Date: 2012-10-01 08:11 am (UTC)
From: [identity profile] liam-on-linux.livejournal.com
AFAICS, yes. It's a documented thing:
https://wiki.ubuntu.com/PrecisePangolin/ReleaseNotes/UbuntuDesktop#System_Requirements

It's sort of reasonable if you're aiming at modern-ish kit; without PAE the 32-bit version can't access >~3.5GB RAM. The snag is that quite a lot of not-that-old and budget Celerons and things don't have PAE.

Lubuntu & Xubuntu still support non-PAE chips.

Allegedly even that is going away in 12.10, though. I do think that is rather foolish. Perhaps the metadistros will solve it; if not, it will lend impetus to the non-'Buntus & that sort of pleases me as well as saddening me.

I am increasingly favouring the POV that seems to be gaining mindshare: that there needs to be focus on One Linux Distro for headway to be made.
http://tirania.org/blog/archive/2012/Aug-29.html

As it is, ISTM, there are 2 distros plus outliers: Ubuntu, Fedora and the rest. Mint is making headway but comes with prices of its own. Everyone else is marginal now, ISTM.
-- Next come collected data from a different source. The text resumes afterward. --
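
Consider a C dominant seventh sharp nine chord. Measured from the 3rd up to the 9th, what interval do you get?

major 7th

C dominant seventh sharp nine: C–E–G–Bb–D#.
So we need the interval from E up to D#.
From E to D# is 11 semitones, exactly the major seventh.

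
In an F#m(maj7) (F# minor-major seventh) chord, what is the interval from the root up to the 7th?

Spelling the chord: F#–A–C#–E#.
So we need the interval from F# up to E#.
From F# to E# is 11 semitones, exactly the major seventh.

major seventh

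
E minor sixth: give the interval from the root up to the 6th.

Spelling the chord: E-G-B-C#.
Root = E; 6th = C#.
E up to C# spans 6 letter names and 9 semitones — a major sixth.

major 6th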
I would rather, I think, that there were one "market" leader + a broader diversity of outliers. I can't see how to get there from here, though.

(no subject)

Date: 2012-10-01 08:20 am (UTC)
From: [identity profile] liam-on-linux.livejournal.com
Probably ought to add an explanation of the verdict of foolishness:

Whereas I appreciate that there *are* good reasons for it, I think it's the wrong choice. I think the smarter one would have been to say:

Do you have a 64-bit PC? If so, run the 64-bit version. Otherwise, here's a 32-bit version. It doesn't support more than 3-and-a-bit gig of RAM without a big of jiggery-pokery (i.e. switching to the PAE kernel), but it works on your older kit.
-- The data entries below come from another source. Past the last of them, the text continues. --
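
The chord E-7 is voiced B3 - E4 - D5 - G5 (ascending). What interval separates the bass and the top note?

The outer voices are B3 and G5.
13 letter names make it a thirteenth; at 20 semitones (a half step narrower than major) the quality is minor.

m13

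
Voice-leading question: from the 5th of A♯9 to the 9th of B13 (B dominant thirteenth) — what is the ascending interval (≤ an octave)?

A♯9 has E♯ as its 5th, and B13 (B dominant thirteenth) has C♯ as its 9th.
From E♯ to C♯: 8 semitones over a sixth = minor.

minor sixth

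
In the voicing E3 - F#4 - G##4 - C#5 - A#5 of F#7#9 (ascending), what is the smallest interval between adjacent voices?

augmented second

Adjacent intervals: E3→F#4 = major ninth; F#4→G##4 = augmented second; G##4→C#5 = diminished fourth; C#5→A#5 = major sixth.
The smallest is F#4 to G##4, an augmented second (3 semitones).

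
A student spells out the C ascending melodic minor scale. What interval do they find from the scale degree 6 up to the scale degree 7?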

64-bit Just Works these days. I've had no compatibility problems in a year or so and they were trivial back then. The single worst I've seen was that Mozilla only offered a 32-bit build of Seamonkey, so Flash didn't work. Big deal.
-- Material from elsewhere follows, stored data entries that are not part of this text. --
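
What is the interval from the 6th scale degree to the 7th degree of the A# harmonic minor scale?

augmented second

The scale runs A# B# C# D# E# F# G##.
6th scale degree = F#; degree 7 = G##.
From F# to G##: 3 semitones over a second = augmented.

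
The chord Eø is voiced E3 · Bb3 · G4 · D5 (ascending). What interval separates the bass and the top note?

minor fourteenth

The outer voices are E3 and D5.
14 letter names make it a fourteenth; at 22 semitones (a half step narrower than major) the quality is minor.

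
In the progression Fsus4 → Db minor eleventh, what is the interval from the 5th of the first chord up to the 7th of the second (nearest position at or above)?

d8

The 5th of Fsus4 is C; the 7th of Db minor eleventh is Cb.
From C to Cb: 11 semitones over an octave = diminished.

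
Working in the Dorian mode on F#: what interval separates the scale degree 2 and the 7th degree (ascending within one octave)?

F# dorian: F# G# A B C# D# E.
So we need the interval from G# up to E.
6 letter names make it a sixth; at 8 semitones (a half step narrower than major) the quality is minor.

minor 6th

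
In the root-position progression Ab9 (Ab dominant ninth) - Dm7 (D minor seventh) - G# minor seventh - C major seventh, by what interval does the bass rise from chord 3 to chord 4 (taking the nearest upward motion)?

diminished fourth

The roots are G# and C.
4 letter names make it a fourth; at 4 semitones (a half step narrower than perfect) the quality is diminished.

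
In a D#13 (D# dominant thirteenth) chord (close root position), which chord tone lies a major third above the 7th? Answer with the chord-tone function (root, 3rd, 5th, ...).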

As for Debian, on my non-PAE Thinkpad, I now have to run a 486 kernel. It works fine but
I'm not very happy about that.

(no subject)

Date: 2012-09-30 06:53 pm (UTC)
khrister: south park version of myself (Default)
From: [personal profile] khrister
X with ctwm is enough for me, I still use that setup at work.

(no subject)

Date: 2012-09-30 06:57 pm (UTC)
From: [identity profile] rogerbw.myopenid.com
fvwm here, with as little on top of it as possible. It makes old computers fast, and new computers scary-fast. Oh, boo hoo, I don't have a pretty configuration editor. That's what vi is for.

(no subject)

Date: 2012-10-01 08:45 am (UTC)
From: [identity profile] liam-on-linux.livejournal.com
May I ask, Roger - have you experimented with tiling WMs? If you favour FVWM then clearly you don't use one, but I am just curious - I thought it might be your sort of thing.

(no subject)

Date: 2012-10-13 02:15 pm (UTC)
holdthesky: (Default)
From: [personal profile] holdthesky
I recommend this Dusk Till Dawn quote to desktop designers: "Are you such a loser, you can't tell when you've won?".